Sehen Sie also auch auf russischer Seite Versäumnisse?

Karaganow: Ja. Und das gegenseitige Misstrauen wird schön langsam gefährlich. Russland und der Westen sehen sich wachsenden globalen Herausforderungen gegenüber, die sie gemeinsam angehen sollten. Stattdessen wird die Kooperation immer schwächer und das Misstrauen immer größer Wir haben zwar gegenwärtig keinen neuen Kalten Krieg, aber eine neue Epoche der Konfrontation. Die ist deshalb so gefährlich, weil es keine klaren Spielregeln gibt.


All das sollte sich doch eigentlich leicht lösen lassen: gemeinsam an einen Tisch sitzen und reden.

Karaganow. Zuallererst müssen wir verstehen, dass wir uns in die falsche Richtung bewegen, eben in eine neue Epoche der Konfrontation. Die meisten Fragen, die uns gegenwärtig entzweien, sind keine fundamentalen Streitpunkte: die Schwäche des Westens, die neue Stärke Russland – das sind doch nur normale Entwicklungen, die temporäre Anpassungen erfordern. Der Konflikt Freiheit gegen Kommunismus – der war dagegen noch fundamental.


Russland zeigt seit ein paar Monaten wieder mit Vorliebe seine militärischen Muskeln.
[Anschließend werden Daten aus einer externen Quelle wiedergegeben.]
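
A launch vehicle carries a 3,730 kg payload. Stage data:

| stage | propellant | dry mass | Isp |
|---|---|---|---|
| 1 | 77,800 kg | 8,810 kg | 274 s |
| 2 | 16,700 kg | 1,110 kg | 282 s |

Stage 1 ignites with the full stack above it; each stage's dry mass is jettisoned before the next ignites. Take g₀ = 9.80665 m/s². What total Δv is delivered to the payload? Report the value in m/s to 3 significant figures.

Δv ≈ 7540 m/s

Ignition mass of stage 1 = 77,800+8,810 + 16,700+1,110 + 3,730 = 108,150 kg.
Stage 1: m₀ = 108,150 kg, m_f = 108,150 − 77,800 = 30,350 kg; Δv = 274×9.80665×ln(3.563) = 2687.0×1.2707 ≈ 3414 m/s.
Stage 2: m₀ = 21,540 kg, m_f = 21,540 − 16,700 = 4,840 kg; Δv = 282×9.80665×ln(4.45) = 2765.5×1.4930 ≈ 4129 m/s.
Total Δv = 3414 + 4129 = 7543 m/s.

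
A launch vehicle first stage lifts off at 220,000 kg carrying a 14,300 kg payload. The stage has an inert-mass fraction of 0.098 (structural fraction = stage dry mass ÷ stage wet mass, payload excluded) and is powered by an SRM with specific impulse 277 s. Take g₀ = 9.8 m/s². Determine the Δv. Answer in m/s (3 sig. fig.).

Δv ≈ 5030 m/s

Stage wet mass = m₀ − payload = 220,000 − 14,300 = 205,700 kg.
Stage dry mass = ε × stage wet mass = 0.098 × 205,700 = 20,158.6 kg.
Burnout mass m_f = stage dry + payload = 20,158.6 + 14,300 = 34,458.6 kg.
v_e = Isp · g₀ = 277 × 9.8 = 2714.6 m/s.
Δv = v_e · ln(220,000/34,458.6) = 2714.6 × ln(6.384) = 2714.6 × 1.8539 ≈ 5033 m/s.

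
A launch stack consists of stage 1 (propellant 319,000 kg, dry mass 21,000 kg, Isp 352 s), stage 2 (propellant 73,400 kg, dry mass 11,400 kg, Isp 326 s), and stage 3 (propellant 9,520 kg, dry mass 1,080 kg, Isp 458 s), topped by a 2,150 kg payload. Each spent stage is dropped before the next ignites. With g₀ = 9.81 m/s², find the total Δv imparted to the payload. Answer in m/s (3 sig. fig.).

Δv ≈ 15100 m/s

Ignition mass of stage 1 = 319,000+21,000 + 73,400+11,400 + 9,520+1,080 + 2,150 = 437,550 kg.
Stage 1: m₀ = 437,550 kg, m_f = 437,550 − 319,000 = 118,550 kg; Δv = 352×9.81×ln(3.691) = 3453.1×1.3059 ≈ 4509 m/s.
Stage 2: m₀ = 97,550 kg, m_f = 97,550 − 73,400 = 24,150 kg; Δv = 326×9.81×ln(4.039) = 3198.1×1.3961 ≈ 4465 m/s.
Stage 3: m₀ = 12,750 kg, m_f = 12,750 − 9,520 = 3,230 kg; Δv = 458×9.81×ln(3.947) = 4493.0×1.3730 ≈ 6169 m/s.
Total Δv = 4509 + 4465 + 6169 = 15143 m/s.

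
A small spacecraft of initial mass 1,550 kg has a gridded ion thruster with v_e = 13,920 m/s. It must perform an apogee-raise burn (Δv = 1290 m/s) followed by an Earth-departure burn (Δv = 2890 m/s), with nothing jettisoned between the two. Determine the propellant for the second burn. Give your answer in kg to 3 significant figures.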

Besteht nicht die Gefahr, dass wir in einen Rüstungswettlauf hineinschlittern?

Karaganow: Eigentlich hat er schon begonnen. Im vergangenen Jahr haben die weltweiten Rüstungsausgaben wieder das Niveau der Endphase des Kalten Krieges erreicht. Aber ich glaube nicht, dass Russland wirklich wieder in ein Wettrüsten eintreten will. Das ist nicht in unserem Interesse.

Wer hat angefangen?

Karaganow: Die Nato hat nie aufgehört, mit Flugzeugen und U-Booten entlang der russischen Grenzen und Gewässer zu patrouillieren. Was Präsident Putin und seine Leute zeigen wollen, wenn sie wieder Bomber über die Nordsee schicken, ist: Wir können das noch, wir spielen wieder mit. Ich halte das übrigens nicht für besonders klug. Zwar soll dadurch niemand bedroht werden. Aber in dieser neuen Epoche der Konfrontation und des Misstrauens könnte jeder einzelne, dumme Akt einen Konflikt auslösen.


Gibt es den in der heutigen russischen Außenpolitik noch so etwas wie eine Ideologie?

Karaganow: Die heutige Ideologie Russlands ist der Kapitalismus, ist die Restauration der Macht und ist es, den Interessen des russischen Kapitals zu dienen. Eine gute Ideologie, nicht wahr? (lacht) Aber es zeichnet sich doch ein gewisser ideologischer Wettstreit ab, der allerdings nicht von Russland ausgeht. Einige westliche Analytiker sprechen schon vom Ringen zwischen den alten liberalen Demokratien und den neuen kapitalistischen, autoritären Staaten, die sich im Aufwind befinden.